Imagine Me & You

This review has been ‘repurposed’ from my other site, theOneliner.com

The most interesting thing about Imagine Me and You, which I feel I should warn you is in fact not interesting in the slightest, is that it was trailed (in the U.K. at least) for around four-and-one-half thousand years before vanishing utterly. Having quietly shuffled off the rotunda of memory, it came as something of a surprise to see it resurface its ultimately unremarkable head. Still, Girls Kissing, eh, phwoar nudge nudge wink wink say no more what’s it like.

The girls referred to in this case being the newly wed Rachel (Piper Perabo) and florist Luce (Lena Headey), the two meeting at Rachel’s wedding to Heck (Matthew Goode) and doing the whole love at first sight thing. Of course, with everybody being frightfully English about the whole thing these feelings are immediately repressed and buried under layers of tea and civility.

You can, I assume, fill in the rest of the love triangle based plot details yourself from the usual template, with the minor variation of the sexual orientation of the affected star-crossed lovers. For your records, the conflicts here are a) Rachel not wishing to hurt Heck, b) Luce not wishing to break up any established relationship and c) Rachel not wishing to succumb to the love that dare not speak its name.

It’s billed, in some quarters at least as a romcom, although it’s certainly far heavier on the ‘rom’ than the ‘com’ part of that bastard conjunction. As these things go, it’s not too badly handled, Headey and Perabo having a believable chemistry, with the decaying relationship betwixt Heck and Rachel shown in a reasonably sensible light. The ‘com’ part is left up largely to the supporting cast, Heck’s philandering mate Cooper (Darren Boyd) and Heck’s parents, the overwhelmingly brusque and bossy Tessa (U.K. telly-lynchpin Celia Imrie) and Ned (Anthony Head), who appears to be punch-drunk or suffering somesuch befuddlement. It would be a poor lookout for someone watching this purely on comic potential, but having heeded these words this will no longer be you.

As a straight drama (…must…resist…urge…to…make…cheap…pun…) it’s something of a mixed bag. There’s nothing in particular present that ought to provoke fits of hatred to be directed towards this, although there’s little to laud either.
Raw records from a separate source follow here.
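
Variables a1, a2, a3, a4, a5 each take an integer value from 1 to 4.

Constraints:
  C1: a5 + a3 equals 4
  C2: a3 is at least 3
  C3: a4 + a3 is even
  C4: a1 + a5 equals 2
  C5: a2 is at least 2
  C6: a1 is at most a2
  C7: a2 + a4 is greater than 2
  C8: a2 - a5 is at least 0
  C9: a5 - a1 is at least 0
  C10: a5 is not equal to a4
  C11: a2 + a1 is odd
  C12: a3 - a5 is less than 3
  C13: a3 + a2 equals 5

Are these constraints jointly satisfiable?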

There’s also damn near nothing, sexual orientation aside perhaps, that you won’t have seen four-and-one-half thousand times before in other flicks.

Which drops it firmly into ‘mediocre’ territory. Boy, are we ever tired of that territory. Given the bewildering array of films you could be watching, if you want a unique reason to see this over all others you are fresh out of luck, boyo. Still, if you don’t mind a certain familiarity with the material even before watching it for the first time, there’s a certain amount of enjoyment to be scraped from Imagine Me & You‘s bones. The skeleton, however, you’ve seen before.

Still, girls kissing, eh? Phwoar, etc, etc.